His self-published tale of traveling the backroads of Brazil with his black lab, Atlas, received a starred review from Publishers Weekly, with our reviewer describing the book as “insightful and poignant” and praising Batchedler for “seamlessly combin[ing] the personal, the political, and the cultural.”

Despite his success, Batchelder says he wishes he'd delayed publishing his book until he'd created a pre-publishing marketing plan. “How to order and receive proofs over many months, prior to publishing on CreateSpace, is not self-evident. So my official publish date was months prior to the actual launch, which detracts from the freshness of the project.”

The author describes self-publishing as an “expansive undertaking” – but one that was made easier by publishing his first two books closely together – adding that being an indie author opens “a vast new world of learning: new or updated software, finding readers, new blog sites, designing covers...and proofing, proofing, proofing.”

Perhaps most surprising to Batchelder was the positive response and overwhelming support he has received from friends, both old and new: “[Publicity] events have flushed out old friends, made new ones, built contacts lists, and provided fodder for blogs and various social media platforms.”

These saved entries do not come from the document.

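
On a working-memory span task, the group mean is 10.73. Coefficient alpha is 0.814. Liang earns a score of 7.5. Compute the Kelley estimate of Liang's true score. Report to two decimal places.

Kelley's formula gives T̂ = 0.814·7.5 + 0.186·10.73 = 6.1050 + 1.99578 = 8.101.

8.10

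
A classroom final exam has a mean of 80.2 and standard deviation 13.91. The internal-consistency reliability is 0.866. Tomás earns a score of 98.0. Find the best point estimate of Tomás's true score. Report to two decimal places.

95.61

Kelley's formula gives T̂ = 0.866·98.0 + 0.134·80.2 = 84.8680 + 10.7468 = 95.615.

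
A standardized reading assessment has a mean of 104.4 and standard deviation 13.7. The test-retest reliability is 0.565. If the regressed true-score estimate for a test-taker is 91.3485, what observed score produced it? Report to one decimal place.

81.3

T̂ = ρX + (1 − ρ)μ  ⇒  X = (T̂ − (1 − ρ)μ) / ρ
X = (91.3485 − 0.435 × 104.4) / 0.565 = (91.3485 − 45.4140) / 0.565 = 45.9345 / 0.565 = 81.300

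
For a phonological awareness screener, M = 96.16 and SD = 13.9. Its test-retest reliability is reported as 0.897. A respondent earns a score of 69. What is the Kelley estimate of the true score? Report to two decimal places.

T̂ = ρX + (1 − ρ)μ
  = 0.897 × 69 + 0.103 × 96.16
  = 61.893 + 9.90448
  = 71.797
  ≈ 71.80

71.80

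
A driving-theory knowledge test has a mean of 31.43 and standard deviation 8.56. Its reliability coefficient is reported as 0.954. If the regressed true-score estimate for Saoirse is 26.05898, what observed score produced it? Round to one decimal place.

T̂ = ρX + (1 − ρ)μ  ⇒  X = (T̂ − (1 − ρ)μ) / ρ
X = (26.05898 − 0.046 × 31.43) / 0.954 = (26.05898 − 1.44578) / 0.954 = 24.61320 / 0.954 = 25.800

25.8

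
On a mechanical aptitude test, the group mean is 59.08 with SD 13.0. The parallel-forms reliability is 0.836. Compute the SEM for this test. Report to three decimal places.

SEM = SD · √(1 − ρ) = 13.0 × √0.164 = 13.0 × 0.4050 = 5.2646

5.265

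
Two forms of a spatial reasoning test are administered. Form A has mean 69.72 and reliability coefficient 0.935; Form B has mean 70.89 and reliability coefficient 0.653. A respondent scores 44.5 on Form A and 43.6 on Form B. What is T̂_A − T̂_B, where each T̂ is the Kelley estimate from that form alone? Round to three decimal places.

T̂_A = 0.935(44.5) + 0.065(69.72) = 46.13930
T̂_B = 0.653(43.6) + 0.347(70.89) = 53.06963
T̂_A − T̂_B = -6.93033

-6.930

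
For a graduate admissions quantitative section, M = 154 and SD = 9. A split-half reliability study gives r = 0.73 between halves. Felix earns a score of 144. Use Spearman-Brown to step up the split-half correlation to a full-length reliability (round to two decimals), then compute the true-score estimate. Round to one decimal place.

145.6

Spearman-Brown: ρ = 2r/(1 + r) = 2(0.73)/(1 + 0.73) = 1.460/1.73 = 0.8439 → 0.84
T̂ = 0.84(144) + 0.16(154) = 120.96 + 24.64 = 145.60 → 145.6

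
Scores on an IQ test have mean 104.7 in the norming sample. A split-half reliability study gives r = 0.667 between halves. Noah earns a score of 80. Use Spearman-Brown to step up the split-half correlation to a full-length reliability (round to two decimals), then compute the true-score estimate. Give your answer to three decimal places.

84.940

Spearman-Brown: ρ = 2r/(1 + r) = 2(0.667)/(1 + 0.667) = 1.3340/1.667 = 0.8002 → 0.80
T̂ = 0.80(80) + 0.20(104.7) = 64.00 + 20.940 = 84.9400 → 84.940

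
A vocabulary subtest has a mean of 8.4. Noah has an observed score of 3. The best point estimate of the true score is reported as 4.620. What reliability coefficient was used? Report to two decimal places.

0.70

T̂ = ρX + (1 − ρ)μ  ⇒  T̂ − μ = ρ(X − μ)
ρ = (T̂ − μ)/(X − μ) = (4.620 − 8.4) / (3 − 8.4) = -3.780 / -5.4 = 0.7000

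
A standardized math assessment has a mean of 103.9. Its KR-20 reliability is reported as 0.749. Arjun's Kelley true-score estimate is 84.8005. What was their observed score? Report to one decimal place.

T̂ = ρX + (1 − ρ)μ  ⇒  X = (T̂ − (1 − ρ)μ) / ρ
X = (84.8005 − 0.251 × 103.9) / 0.749 = (84.8005 − 26.0789) / 0.749 = 58.7216 / 0.749 = 78.400

78.4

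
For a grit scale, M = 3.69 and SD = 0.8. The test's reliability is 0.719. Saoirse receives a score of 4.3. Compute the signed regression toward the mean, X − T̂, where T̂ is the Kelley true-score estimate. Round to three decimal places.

T̂ = ρX + (1 − ρ)μ
  = 0.719 × 4.3 + 0.281 × 3.69
  = 3.0917 + 1.03689
  = 4.12859
  ≈ 4.1286
X − T̂ = 4.3 − 4.1286 = 0.1714 → 0.171

0.171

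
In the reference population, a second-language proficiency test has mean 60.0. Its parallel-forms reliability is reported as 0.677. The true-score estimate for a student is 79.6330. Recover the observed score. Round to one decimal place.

89.0

T̂ = ρX + (1 − ρ)μ  ⇒  X = (T̂ − (1 − ρ)μ) / ρ
X = (79.6330 − 0.323 × 60.0) / 0.677 = (79.6330 − 19.3800) / 0.677 = 60.2530 / 0.677 = 89.000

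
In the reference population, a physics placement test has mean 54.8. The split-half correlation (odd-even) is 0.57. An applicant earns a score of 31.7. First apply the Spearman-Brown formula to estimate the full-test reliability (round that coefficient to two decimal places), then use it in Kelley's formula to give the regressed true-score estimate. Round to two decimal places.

37.94

Spearman-Brown: ρ = 2r/(1 + r) = 2(0.57)/(1 + 0.57) = 1.140/1.57 = 0.7261 → 0.73
T̂ = 0.73(31.7) + 0.27(54.8) = 23.141 + 14.796 = 37.937 → 37.94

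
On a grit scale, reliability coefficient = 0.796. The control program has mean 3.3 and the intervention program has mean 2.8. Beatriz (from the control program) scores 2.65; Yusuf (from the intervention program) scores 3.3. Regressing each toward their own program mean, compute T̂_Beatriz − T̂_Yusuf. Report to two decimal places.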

We asked Batchelder to give his fellow indie authors some self-publishing tips:

Patience

“I strongly recommend resisting the urge to publish your first work as quickly as possible. Rather, proof it, reread it, get comments, proof it again, and devise a pre- and post-publishing marketing plan.” 

Persistence

“Don’t be discouraged by rejection or settle for good-enough. In marketing-speak, make it the highest quality product you humanly can, and -- with some doggedness and hard work on your part -- the product will then sell itself.” 

Prayers

“Self-explanatory. You won’t succeed by yourself or necessarily on your own terms.”